So, yes, we had things to do because life was just like that. To live was to work because our play was our work. We worked at our play and never had enough time. All too soon, our parents or somebody introduced us to the idea of hobbies, and then the whole, entire edifice of our world began to crumble.
Life fell apart. On one side was work; on the other side was play, and somewhere in the middle, we "sandwiched" our so-called hobbies. But, then, something else began to slip into the bifurcated world. What was this? It was distractions.
In fact, it was a whole train of distractions and changes in not only the separation of work, play, and hobbies. Oh no! My play group began to be forced to separate. My good friend, Peggy, was simply one of the gang. She could outrun many of the group and could throw, tackle, wrestle, and do all the things that we loved to do. There was never any problem either when we would choose sides. On our make-shift playground when we did not worry about uniforms, we could easily divide the group into two teams: the "shirts" and the "skins." Peggy could fit into either group until she couldn't—to our great puzzlement and dismay.
One day Peggy's mother rushed out on the porch when she saw us peeling off our shirts. She yelled for Peggy to come into the house and told her she would have to play on the team with the shirts! That did not seem right to her or to all of us on the "skins" team who needed Peggy as our fastest running back! She was puzzled and embarrassed, and all of us were left to try to figure why Peggy's mom did not like the skins! She had only told Peggy that she, the mom, would explain later that night. We made Peggy promise she would tell us when she found out. Meanwhile, we might as well go home. Somehow, the game felt strange, as if some mysterious force had fallen on us and distracted us from the innocent, spontaneous, wonder-filled times we had always enjoyed.

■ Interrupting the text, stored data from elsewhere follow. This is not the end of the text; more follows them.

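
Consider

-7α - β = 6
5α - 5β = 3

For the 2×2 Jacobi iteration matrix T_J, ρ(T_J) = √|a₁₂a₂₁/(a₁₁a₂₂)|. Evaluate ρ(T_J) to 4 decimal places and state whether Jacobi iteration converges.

a₁₂a₂₁/(a₁₁a₂₂) = (-1)·(5) / ((-7)·(-5)) = -0.142857
ρ = √|-0.142857| = √0.142857 = 0.3780
ρ < 1, so Jacobi converges

0.3780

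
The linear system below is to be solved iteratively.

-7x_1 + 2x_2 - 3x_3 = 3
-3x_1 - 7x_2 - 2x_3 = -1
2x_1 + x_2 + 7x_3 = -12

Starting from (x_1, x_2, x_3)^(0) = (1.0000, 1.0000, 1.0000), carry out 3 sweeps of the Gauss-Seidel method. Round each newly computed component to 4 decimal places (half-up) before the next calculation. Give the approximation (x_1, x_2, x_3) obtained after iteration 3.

(0.5037, 0.4583, -1.9237)

Iteration 1:
  x_1 = (3 - (2)·1.0000 - (-3)·1.0000) / (-7) = -0.5714
  x_2 = (-1 - (-3)·-0.5714 - (-2)·1.0000) / (-7) = 0.1020
  x_3 = (-12 - (2)·-0.5714 - (1)·0.1020) / (7) = -1.5656
Iteration 2:
  x_1 = (3 - (2)·0.1020 - (-3)·-1.5656) / (-7) = 0.2715
  x_2 = (-1 - (-3)·0.2715 - (-2)·-1.5656) / (-7) = 0.4738
  x_3 = (-12 - (2)·0.2715 - (1)·0.4738) / (7) = -1.8595
Iteration 3:
  x_1 = (3 - (2)·0.4738 - (-3)·-1.8595) / (-7) = 0.5037
  x_2 = (-1 - (-3)·0.5037 - (-2)·-1.8595) / (-7) = 0.4583
  x_3 = (-12 - (2)·0.5037 - (1)·0.4583) / (7) = -1.9237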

Peggy never told us what her mom said. But everything had changed because in a very short time Peggy herself became a distraction—at least for me, when Peggy became my "girlfriend."
And there we have it. More about Peggy later, but I return to the statement I made earlier. If we do not have anything to do, we will do anything. Why? Because as the title of this writing implies, there is a will to distraction. And now we come to the heart of the matter. Just what are our present distractions? From what are they distracting us? And why does this matter? Why this topic? I am raising this topic with its attendant questions because of the turmoil that clouds the institutions of our country and the bizarre actions, conspiracy theories, and crippled enactment of policies needed to save our planet from its downward spiral toward ruin.
Furthermore, in what sense do we "will" these distractions? Let me state it quite simply:
A distraction is a thing that prevents someone from giving full attention
to something else; a diversion or recreation. (New Oxford American Dictionary)
Will is a state of mind in which there is an intentional outcome. (RM)
From this vantage point, considering the nature of distractions and the disturbing tendency to focus our will on the distractions rather than what really matters, we may understand the paralysis that describes this time in which we are living.
What do I mean when I refer to "what really matters?" No doubt you could provide your own list, but I offer the following four concerns that threaten our way of life and the prospects for a world in which our children may live their dreams and reach for the stars.
First, there is the increasingly obvious deterioration of our natural resources. Habitats are disappearing, land masses are shifting, ocean currents are disrupting life not only of sea-dwelling creatures but also the distribution of heat around the globe, a process mediating the temperatures of the cold arctic and the hot tropical regions.
Second, there remains a great racial divide in our country. The majority of the world's people are people of color. The last days of the "white world" are upon us. It is expected that Caucasions will become a minority within the US by 2045, and that one quarter of the world's population will be African by 2050. New leadership emerges, but racial differences continue to plague our realization of earth's people as one.
However, just as we are divided racially, so also are we divided politically. But unlike the factor of race that can divide people, our political unrest seems to stem from ideological posturing. How much of this is driven by fear and how much is driven by the ages' ongoing drama of power-seeking? Unfortunately, our most powerful religious groupings only serve to perpetuate the divide along power lines between "those who have it" and "those who do not." Most disturbing, however, is the collapse of one political constituency that seems to have abandoned any attempt at all to participate with good faith in a political forum where issues may be debated and compromised solutions presented. Instead, cultural issues are sensationalized for the advantage of political gain.
The fact that this kind of demagoguery can take place in a relatively educated society can be understood only because of what I list as my fourth concern: the politicizing source of pseudo-news within some of our media that is nothing more than propaganda riding the back of entertainment by individuals who thrive within a personality cult obsessed with self-serving aggrandizement.
These four distractions form the beginning of realities that can survive only when there is "a will to distraction." But this "will" cannot last. Just as the distraction of my first love, Peggy, eventually sank over the horizon of life's many contingencies and adventures, so too will this political moment recede over the horizon. What you and I cannot know now is what may remain when the sun rises over a new day and our present distractions escape the grasp of our will.
(The phrase "a universal will to distraction" is found in Carl Jung's Collected Works, Vol. 9i, para. 617.)